Sonra biraz tecrübe kazanıp iş ve çalışma ortamı ile ilgili kendi görüşlerini oluşturmaya başlıyorlar. Herkesi eleştirdikleri, herkesin yanlış şekilde iş yaptığını düşündükleri, kendilerinin hep doğruyu bildiğini zannettikleri bir dönem bu. Büyük resmi göremiyor ve verilen talimatları ve istenen işleri çoğunlukla nedenini anlamadan yorumluyorlar. Onlara göre eski nesil mantıksız ve çağdışı.
Sonrası malum. Malum ama, eğer kişi sonrasına geçebilirse...
Farkediyorum ki bizim toplum ergenlerle dolu. O dönemde takılıp kalmış birçok insan tanıyorum ve o seviyenin üzerine çıkmak için öğrenmeye devam etmedikleri ya da hayat bir şekilde tecrübe ve mevkii olarak onları üst basamaklara taşımadığı sürece çıkmaya da pek niyetli görünmüyorlar. Bilgi sahibi olmadan fikir sahibi olmaya ve herşeyi eleştirip aslında hiçbirşey yapmamaya alışmışlar.
Televizyon kanallarını, tartışma programlarını, spor yorumcularını, her felaketten sonra mantar gibi biten "uzman"ları seyredin, ne demek istediğimi anlayacaksınız. Bilimsellikten uzak, neden-sonuç ilişkisini sorgulamadan ön kabullerle konuşan ve ağırlıklı olarak kendi bildiğinin mutlak doğru olduğunu düşünen bir toplumuz biz. Konu eleştirmeye ve yorumlamaya geldiğinde hepimiz birer uzmanız. Ama çok azımız anlamaya, sorgulamaya, değiştirmeye ve eyleme geçmeye yatkın görünüyor.

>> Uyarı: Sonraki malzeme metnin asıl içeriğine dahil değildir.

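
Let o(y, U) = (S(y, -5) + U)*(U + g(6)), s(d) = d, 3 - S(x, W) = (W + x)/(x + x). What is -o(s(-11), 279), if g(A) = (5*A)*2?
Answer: -1048866/11 ≈ -95352.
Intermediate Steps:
S(x, W) = 3 - (W + x)/(2*x) (S(x, W) = 3 - (W + x)/(x + x) = 3 - (W + x)/(2*x))
g(A) = 10*A
o(y, U) = (60 + U)*(U + (5 + 5*y)/(2*y)) (o(y, U) = ((-1*(-5) + 5*y)/(2*y) + U)*(U + 10*6) = ((5 + 5*y)/(2*y) + U)*(U + 60) = (U + (5 + 5*y)/(2*y))*(60 + U) = (60 + U)*(U + (5 + 5*y)/(2*y)))
-o(s(-11), 279) = -(150 + 279² + 150/(-11) + (125/2)*279 + (5/2)*279/(-11)) = -(150 + 77841 + 150*(-1/11) + 34875/2 + (5/2)*279*(-1/11)) = -(150 + 77841 - 150/11 + 34875/2 - 1395/22) = -1*1048866/11 = -1048866/11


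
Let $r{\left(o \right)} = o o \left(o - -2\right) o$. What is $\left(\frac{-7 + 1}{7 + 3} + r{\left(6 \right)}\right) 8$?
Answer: $\frac{69096}{5} \approx 13819.0$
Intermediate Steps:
$r{\left(o \right)} = o^{3} \left(2 + o\right)$ ($r{\left(o \right)} = o o \left(o + 2\right) o = o o \left(2 + o\right) o = o^{2} \left(2 + o\right) o = o^{3} \left(2 + o\right)$)
$\left(\frac{-7 + 1}{7 + 3} + r{\left(6 \right)}\right) 8 = \left(\frac{-7 + 1}{7 + 3} + 6^{3} \left(2 + 6\right)\right) 8 = \left(- \frac{6}{10} + 216 \cdot 8\right) 8 = \left(\left(-6\right) \frac{1}{10} + 1728\right) 8 = \left(- \frac{3}{5} + 1728\right) 8 = \frac{8637}{5} \cdot 8 = \frac{69096}{5}$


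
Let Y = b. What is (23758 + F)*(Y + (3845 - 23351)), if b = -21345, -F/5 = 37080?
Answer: 6603237342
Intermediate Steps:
F = -185400 (F = -5*37080 = -185400)
Y = -21345
(23758 + F)*(Y + (3845 - 23351)) = (23758 - 185400)*(-21345 + (3845 - 23351)) = -161642*(-21345 - 19506) = -161642*(-40851) = 6603237342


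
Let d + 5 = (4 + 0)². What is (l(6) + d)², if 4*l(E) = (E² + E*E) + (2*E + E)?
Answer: 4489/4 ≈ 1122.3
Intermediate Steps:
d = 11 (d = -5 + (4 + 0)² = -5 + 4² = -5 + 16 = 11)
l(E) = E²/2 + 3*E/4 (l(E) = ((E² + E*E) + (2*E + E))/4 = ((E² + E²) + 3*E)/4 = (2*E² + 3*E)/4 = E²/2 + 3*E/4)
(l(6) + d)² = ((¼)*6*(3 + 2*6) + 11)² = ((¼)*6*(3 + 12) + 11)² = ((¼)*6*15 + 11)² = (45/2 + 11)² = (67/2)² = 4489/4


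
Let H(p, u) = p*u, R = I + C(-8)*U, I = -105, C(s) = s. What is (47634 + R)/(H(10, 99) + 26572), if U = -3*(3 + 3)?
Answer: 47673/27562 ≈ 1.7297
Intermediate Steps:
U = -18 (U = -3*6 = -18)
R = 39 (R = -105 - 8*(-18) = -105 + 144 = 39)
(47634 + R)/(H(10, 99) + 26572) = (47634 + 39)/(10*99 + 26572) = 47673/(990 + 26572) = 47673/27562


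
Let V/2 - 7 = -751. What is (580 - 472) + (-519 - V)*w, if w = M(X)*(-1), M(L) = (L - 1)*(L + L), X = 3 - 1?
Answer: -3768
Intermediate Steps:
V = -1488 (V = 14 + 2*(-751) = 14 - 1502 = -1488)
X = 2
M(L) = 2*L*(-1 + L) (M(L) = (-1 + L)*(2*L) = 2*L*(-1 + L))
w = -4 (w = (2*2*(-1 + 2))*(-1) = (2*2*1)*(-1) = 4*(-1) = -4)
(580 - 472) + (-519 - V)*w = (580 - 472) + (-519 - 1*(-1488))*(-4) = 108 + (-519 + 1488)*(-4) = 108 + 969*(-4) = 108 - 3876 = -3768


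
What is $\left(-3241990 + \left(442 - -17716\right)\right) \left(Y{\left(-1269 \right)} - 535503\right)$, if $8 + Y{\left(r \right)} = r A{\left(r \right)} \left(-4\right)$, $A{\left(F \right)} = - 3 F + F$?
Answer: $-39805869088664$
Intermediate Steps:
$A{\left(F \right)} = - 2 F$
$Y{\left(r \right)} = -8 + 8 r^{2}$ ($Y{\left(r \right)} = -8 + r \left(- 2 r\right) \left(-4\right) = -8 + - 2 r^{2} \left(-4\right) = -8 + 8 r^{2}$)
$\left(-3241990 + \left(442 - -17716\right)\right) \left(Y{\left(-1269 \right)} - 535503\right) = \left(-3241990 + \left(442 - -17716\right)\right) \left(\left(-8 + 8 \left(-1269\right)^{2}\right) - 535503\right) = \left(-3241990 + \left(442 + 17716\right)\right) \left(\left(-8 + 8 \cdot 1610361\right) - 535503\right) = \left(-3241990 + 18158\right) \left(\left(-8 + 12882888\right) - 535503\right) = - 3223832 \left(12882880 - 535503\right) = \left(-3223832\right) 12347377 = -39805869088664$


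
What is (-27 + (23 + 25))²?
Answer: 441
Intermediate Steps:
(-27 + (23 + 25))² = (-27 + 48)² = 21² = 441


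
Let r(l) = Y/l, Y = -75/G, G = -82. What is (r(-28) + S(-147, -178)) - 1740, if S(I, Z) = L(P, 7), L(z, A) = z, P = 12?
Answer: -3967563/2296 ≈ -1728.0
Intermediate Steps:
S(I, Z) = 12
Y = 75/82 (Y = -75/(-82) = -75*(-1/82) = 75/82 ≈ 0.91463)
r(l) = 75/(82*l)
(r(-28) + S(-147, -178)) - 1740 = ((75/82)/(-28) + 12) - 1740 = ((75/82)*(-1/28) + 12) - 1740 = (-75/2296 + 12) - 1740 = 27477/2296 - 1740 = -3967563/2296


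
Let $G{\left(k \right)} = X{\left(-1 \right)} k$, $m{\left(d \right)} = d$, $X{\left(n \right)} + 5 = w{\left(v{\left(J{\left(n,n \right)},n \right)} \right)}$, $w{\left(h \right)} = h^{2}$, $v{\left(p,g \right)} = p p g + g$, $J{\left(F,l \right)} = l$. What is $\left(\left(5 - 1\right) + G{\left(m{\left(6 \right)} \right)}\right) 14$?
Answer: $-28$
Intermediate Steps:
$v{\left(p,g \right)} = g + g p^{2}$ ($v{\left(p,g \right)} = p^{2} g + g = g p^{2} + g = g + g p^{2}$)
$X{\left(n \right)} = -5 + n^{2} \left(1 + n^{2}\right)^{2}$ ($X{\left(n \right)} = -5 + \left(n \left(1 + n^{2}\right)\right)^{2} = -5 + n^{2} \left(1 + n^{2}\right)^{2}$)
$G{\left(k \right)} = - k$ ($G{\left(k \right)} = \left(-5 + \left(-1\right)^{2} \left(1 + \left(-1\right)^{2}\right)^{2}\right) k = \left(-5 + 1 \left(1 + 1\right)^{2}\right) k = \left(-5 + 1 \cdot 2^{2}\right) k = \left(-5 + 1 \cdot 4\right) k = \left(-5 + 4\right) k = - k$)
$\left(\left(5 - 1\right) + G{\left(m{\left(6 \right)} \right)}\right) 14 = \left(\left(5 - 1\right) - 6\right) 14 = \left(4 - 6\right) 14 = \left(-2\right) 14 = -28$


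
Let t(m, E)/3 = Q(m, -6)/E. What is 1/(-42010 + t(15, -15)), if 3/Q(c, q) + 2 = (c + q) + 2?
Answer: -15/630151 ≈ -2.3804e-5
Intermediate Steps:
Q(c, q) = 3/(c + q) (Q(c, q) = 3/(-2 + ((c + q) + 2)) = 3/(-2 + (2 + c + q)) = 3/(c + q))
t(m, E) = 9/(E*(-6 + m)) (t(m, E) = 3*((3/(m - 6))/E) = 3*((3/(-6 + m))/E) = 3*(3/(E*(-6 + m))) = 9/(E*(-6 + m)))
1/(-42010 + t(15, -15)) = 1/(-42010 + 9/(-15*(-6 + 15))) = 1/(-42010 + 9*(-1/15)/9) = 1/(-42010 + 9*(-1/15)*(⅑)) = 1/(-42010 - 1/15) = 1/(-630151/15) = -15/630151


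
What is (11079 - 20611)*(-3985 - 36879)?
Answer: 389515648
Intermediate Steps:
(11079 - 20611)*(-3985 - 36879) = -9532*(-40864) = 389515648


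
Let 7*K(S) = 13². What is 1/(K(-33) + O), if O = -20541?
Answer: -7/143618 ≈ -4.8740e-5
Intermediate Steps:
K(S) = 169/7 (K(S) = (⅐)*13² = (⅐)*169 = 169/7)
1/(K(-33) + O) = 1/(169/7 - 20541) = 1/(-143618/7) = -7/143618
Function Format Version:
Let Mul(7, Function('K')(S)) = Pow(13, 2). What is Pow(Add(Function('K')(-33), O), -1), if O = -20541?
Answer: Rational(-7, 143618) ≈ -4.8740e-5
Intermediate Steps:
Function('K')(S) = Rational(169, 7) (Function('K')(S) = Mul(Rational(1, 7), Pow(13, 2)) = Mul(Rational(1, 7), 169) = Rational(169, 7))
Pow(Add(Function('K')(-33), O), -1) = Pow(Add(Rational(169, 7), -20541), -1) = Pow(Rational(-143618, 7), -1) = Rational(-7, 143618)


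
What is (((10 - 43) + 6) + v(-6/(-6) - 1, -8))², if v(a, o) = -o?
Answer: 361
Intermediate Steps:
(((10 - 43) + 6) + v(-6/(-6) - 1, -8))² = (((10 - 43) + 6) - 1*(-8))² = ((-33 + 6) + 8)² = (-27 + 8)² = (-19)² = 361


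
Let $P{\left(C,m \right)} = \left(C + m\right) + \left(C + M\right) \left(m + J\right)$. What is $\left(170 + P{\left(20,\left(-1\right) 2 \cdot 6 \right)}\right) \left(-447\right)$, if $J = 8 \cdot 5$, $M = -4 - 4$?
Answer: $-229758$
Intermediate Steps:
$M = -8$ ($M = -4 - 4 = -8$)
$J = 40$
$P{\left(C,m \right)} = C + m + \left(-8 + C\right) \left(40 + m\right)$ ($P{\left(C,m \right)} = \left(C + m\right) + \left(C - 8\right) \left(m + 40\right) = \left(C + m\right) + \left(-8 + C\right) \left(40 + m\right) = C + m + \left(-8 + C\right) \left(40 + m\right)$)
$\left(170 + P{\left(20,\left(-1\right) 2 \cdot 6 \right)}\right) \left(-447\right) = \left(170 + \left(-320 - 7 \left(-1\right) 2 \cdot 6 + 41 \cdot 20 + 20 \left(-1\right) 2 \cdot 6\right)\right) \left(-447\right) = \left(170 + \left(-320 - 7 \left(\left(-2\right) 6\right) + 820 + 20 \left(\left(-2\right) 6\right)\right)\right) \left(-447\right) = \left(170 + \left(-320 - -84 + 820 + 20 \left(-12\right)\right)\right) \left(-447\right) = \left(170 + \left(-320 + 84 + 820 - 240\right)\right) \left(-447\right) = \left(170 + 344\right) \left(-447\right) = 514 \left(-447\right) = -229758$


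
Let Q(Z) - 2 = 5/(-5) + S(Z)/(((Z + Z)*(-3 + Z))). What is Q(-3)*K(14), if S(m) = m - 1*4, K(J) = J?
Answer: 203/18 ≈ 11.278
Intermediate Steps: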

İşyerlerimiz de, doğal olarak, farklı değil. Kendi süreçlerini sorgulamaktan, daha iyisi için eyleme geçmekten uzak birçok çalışan başkaları hakkında yorum yapmaktan ve acımasızca eleştirmekten hiç geri kalmıyor. Herkes çok yoğun ve herkes önemli görevler yapıyor ve her nasıl oluyorsa, herkes işlerini başka "beceriksizler" tam yapamadığı için yapamıyor. Başkalarının nasıl yanlış çalıştığı ve ne yapması gerektiği ile ilgili sınırsız fikir sahibiyiz.
Ben bu adamlara işyerindeki ergenler diyorum. Konuşmaları ağırlıklı olarak başkalarından ve başkalarının işlerinden şikayetle dolu. Yöneticileri de altlarında çalışanlar da yetersiz onlara göre. İçleri, herkes kendileri gibi olsa işyerinin güllük gülistanlık olacağı duygusuyla kaplı. Sürekli memnuniyetsizlik, söylenme, sızlanma halindeler. Tıpkı ergenlik çağındaki gençler gibi. Bu semptomları bazı psikolojik belirtiler de takip ediyor. Genel bir küskünlük ve isyan halleri var. Konumlarına göre bunu ya gereksiz agresiflikle ya da içe kapanıklıkla gösteriyorlar.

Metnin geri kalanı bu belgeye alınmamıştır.